Good morning and thank you for welcoming me to Namibia. I should confess up front that this is the first time I am speaking to a public audience as U.S. ambassador to Namibia. I can’t think of a better occasion to mark my first appearance than the commemoration today of World AIDS Day, where I have marched alongside the dedicated professionals, activists and caregivers that I heard so much about before I came to Namibia.
Ladies and gentlemen, I am here today to tell you that the United States remains committed to its partnership with Namibia and wants Namibia to succeed. That’s why the U.S. has invested more than a billion U.S. dollars in Namibia in the 25 years since its independence. We have invested in Namibia’s people because we fundamentally believe that individuals are the engines that drive development. Namibia has reaped the benefits of our partnership by growing its economy, tending to the health of its people, and solidifying its status in the region as beacon of economic stability and democratic governance.
The Namibia we see today reflects the efforts of all the Namibians who have seized the opportunities presented by our partnership. People can now get treated for AIDS and live long, productive lives. Mothers living with HIV can give birth to healthy babies. Namibia even stands on the brink of eliminating mother-to-child transmission of HIV, promising that we can see in our lifetimes the first AIDS-free generation.
In short, Namibia has made extraordinary progress in responding to the HIV/AIDS epidemic. With American support, Namibia has reduced the number of new HIV infections by more than half since 2001. That’s a remarkable accomplishment. But much remains to be done, particularly if we are to achieve that shared goal of an AIDS-free generation.
Given the incredible progress that has been made to date, we are focused more than ever before on trying to direct our efforts in the most effective way possible. Our experience working together to combat HIV/AIDS in Namibia has taught us that, in order to achieve the first AIDS-free generation, we must deliver the right intervention in the right parts of the country, targeting the most vulnerable populations, and doing it in ways that are programmatically and financially sustainable. What that means in practice is that we must constantly evaluate our programs to ensure that we are responding effectively with our partners to the areas and the populations with the most critical need.
Make no mistake: the United States remains committed to working with the government and people of Namibia toward our shared goals of zero new infections, zero AIDS-related deaths, and zero discrimination.
We will continue to use funding from the President’s Emergency Plan for AIDS Relief – or PEPFAR – to provide technical assistance in Namibia through an array of U.S. government agencies, including the United States Agency for International Development, the Centers for Disease Control and Prevention (or CDC), the U.S. Department of Defense, and the Peace Corps.
Through Peace Corps Volunteers, we will continue to invest one of our most precious contributions: time — the time and attention it takes to teach math, science and English; the time to help mentor aspiring entrepreneurs; and the time it takes to support orphans and vulnerable children through youth clubs, to help increase voluntary counseling and testing, and to reduce stigma and discrimination for those infected and affected by HIV/AIDS.
Through CDC, we will continue to support the Ministry of Health and Social Services in treating HIV-positive individuals, to add to the more than 126,000 HIV-positive Namibians who were treated in 2013. We’ll also continue to work with the Namibian government to treat HIV-positive pregnant women – like the 8,600 treated in 2013 – to reduce transmission of HIV to their newborn children.

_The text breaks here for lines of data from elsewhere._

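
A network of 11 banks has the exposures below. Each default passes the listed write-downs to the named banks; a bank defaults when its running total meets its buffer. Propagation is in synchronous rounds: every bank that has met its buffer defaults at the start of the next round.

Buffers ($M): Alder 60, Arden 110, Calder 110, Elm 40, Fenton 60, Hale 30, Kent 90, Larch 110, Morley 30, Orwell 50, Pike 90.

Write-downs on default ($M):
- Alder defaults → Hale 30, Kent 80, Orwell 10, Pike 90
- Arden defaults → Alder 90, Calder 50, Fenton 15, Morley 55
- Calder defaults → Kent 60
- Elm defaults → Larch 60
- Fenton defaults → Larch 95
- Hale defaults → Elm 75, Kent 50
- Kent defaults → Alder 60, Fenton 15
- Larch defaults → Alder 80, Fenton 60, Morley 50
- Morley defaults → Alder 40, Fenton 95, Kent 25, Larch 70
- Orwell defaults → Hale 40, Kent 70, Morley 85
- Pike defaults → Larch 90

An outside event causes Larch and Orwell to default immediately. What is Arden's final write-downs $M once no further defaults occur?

Round 1 — Larch, Orwell default (initial).
  Alder: +80 → 80 ≥ 60
  Fenton: +60 → 60 ≥ 60
  Hale: +40 → 40 ≥ 30
  Kent: +70 → 70 < 90
  Morley: +50+85 → 135 ≥ 30
Round 2 — Alder, Fenton, Hale, Morley default.
  Elm: +75 → 75 ≥ 40
  Kent: +80+50+25 → 225 ≥ 90
  Pike: +90 → 90 ≥ 90
Round 3 — Elm, Kent, Pike default.
No further defaults.

0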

Through USAID, we will continue support Orphans and Vulnerable Children, like the 27,000 that have been supported this year, and we will continue to support provision of HIV counseling and testing services, adding to the more than 328,000 Namibians counseled in 2014.
And through the U.S. Department of Defense, PEPFAR will continue to support the Ministry of Defence in providing prevention services to military populations, including stigma reduction, access to condoms, and voluntary male circumcision.

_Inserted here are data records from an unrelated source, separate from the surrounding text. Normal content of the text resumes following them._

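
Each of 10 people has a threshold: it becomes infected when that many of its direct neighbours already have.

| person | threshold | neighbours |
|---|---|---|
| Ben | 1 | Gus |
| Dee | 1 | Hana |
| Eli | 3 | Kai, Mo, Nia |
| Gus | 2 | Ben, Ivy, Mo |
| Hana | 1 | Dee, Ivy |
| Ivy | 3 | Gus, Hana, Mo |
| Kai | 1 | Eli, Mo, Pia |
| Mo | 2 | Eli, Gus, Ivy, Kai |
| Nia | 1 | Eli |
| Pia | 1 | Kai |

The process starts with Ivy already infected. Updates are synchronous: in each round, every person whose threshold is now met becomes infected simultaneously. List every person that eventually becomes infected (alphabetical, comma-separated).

Dee, Hana, Ivy

Round 1 — Ivy becomes infected (initial).
Round 2 — checking thresholds:
  Gus: 1 of 3 neighbours < 2, below threshold.
  Hana: 1 of 2 neighbours ≥ 1, becomes infected.
  Mo: 1 of 4 neighbours < 2, below threshold.
Round 3 — checking thresholds:
  Dee: 1 of 1 neighbours ≥ 1, becomes infected.
  Gus: 1 of 3 neighbours < 2, below threshold.
  Mo: 1 of 4 neighbours < 2, below threshold.
Round 4 — no new infections; cascade stops.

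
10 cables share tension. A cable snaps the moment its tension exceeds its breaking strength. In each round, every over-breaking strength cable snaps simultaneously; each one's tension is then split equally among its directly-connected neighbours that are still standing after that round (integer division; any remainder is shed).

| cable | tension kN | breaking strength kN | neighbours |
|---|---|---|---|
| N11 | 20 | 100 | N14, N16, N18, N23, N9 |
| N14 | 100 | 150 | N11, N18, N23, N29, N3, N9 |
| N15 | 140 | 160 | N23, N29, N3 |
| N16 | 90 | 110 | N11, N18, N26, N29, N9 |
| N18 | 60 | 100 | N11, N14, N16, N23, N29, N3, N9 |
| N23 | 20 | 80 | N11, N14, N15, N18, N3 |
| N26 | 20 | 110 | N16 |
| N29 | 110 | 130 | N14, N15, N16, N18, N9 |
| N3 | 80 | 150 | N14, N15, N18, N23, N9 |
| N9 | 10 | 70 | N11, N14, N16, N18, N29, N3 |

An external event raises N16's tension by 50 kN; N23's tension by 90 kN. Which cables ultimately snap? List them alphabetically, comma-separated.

Round 1 — N16 at 140 > 110; N23 at 110 > 80. N16, N23 snap.
  N16 sheds 140 kN to N11, N18, N26, N29, N9: 28 each.
    N11: 20+28 = 48 ≤ 100
    N18: 60+28 = 88 ≤ 100
    N26: 20+28 = 48 ≤ 110
    N29: 110+28 = 138 > 130
    N9: 10+28 = 38 ≤ 70
  N23 sheds 110 kN to N11, N14, N15, N18, N3: 22 each.
    N11: 48+22 = 70 ≤ 100
    N14: 100+22 = 122 ≤ 150
    N15: 140+22 = 162 > 160
    N18: 88+22 = 110 > 100
    N3: 80+22 = 102 ≤ 150
Round 2 — N15, N18, N29 snap.
  N15 sheds 162 kN to N3: 162 each.
    N3: 102+162 = 264 > 150
  N18 sheds 110 kN to N11, N14, N3, N9: 27 each (2 lost).
    N11: 70+27 = 97 ≤ 100
    N14: 122+27 = 149 ≤ 150
    N3: 264+27 = 291 > 150
    N9: 38+27 = 65 ≤ 70
  N29 sheds 138 kN to N14, N9: 69 each.
    N14: 149+69 = 218 > 150
    N9: 65+69 = 134 > 70
Round 3 — N14, N3, N9 snap.
  N14 sheds 218 kN to N11: 218 each.
    N11: 97+218 = 315 > 100
  N3 sheds 291 kN: no online neighbours, lost.
  N9 sheds 134 kN to N11: 134 each.
    N11: 315+134 = 449 > 100
Round 4 — N11 snaps.
  N11 sheds 449 kN: no online neighbours, lost.
No further breaks.

N11, N14, N15, N16, N18, N23, N29, N3, N9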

Let me add a word about voluntary male circumcision. Science demonstrates that circumcision reduces a man’s risk of acquiring HIV infection by 60 percent. That is exactly the kind of focused intervention we are partnering with Namibia to deliver. So the U.S. will continue supporting circumcision programs, because we believe they can change the landscape of HIV/AIDS in Namibia, benefiting not just the men involved, but their partners as well.
Ladies and gentlemen, what started as a donor-recipient relationship between our two countries 25 years ago has evolved into a partnership of trust between two nations with common goals, a partnership between equals committed to improving opportunity for all Namibians. It is this partnership, forged through years of dedication, trust, and hard work that is the foundation for the future relations between our two countries.
Before I conclude my remarks, please allow me to thank all of the members of the World AIDS Day committee who worked to make today’s event such a great success. I particularly want to acknowledge the work of the Khomas Regional Council, the Ministry of Youth, the Ministry of Health and Social Services, ErongoMed, and Physically Active Youth. I look forward to visiting with each of you to explore how we can continue to collaborate as equal partners.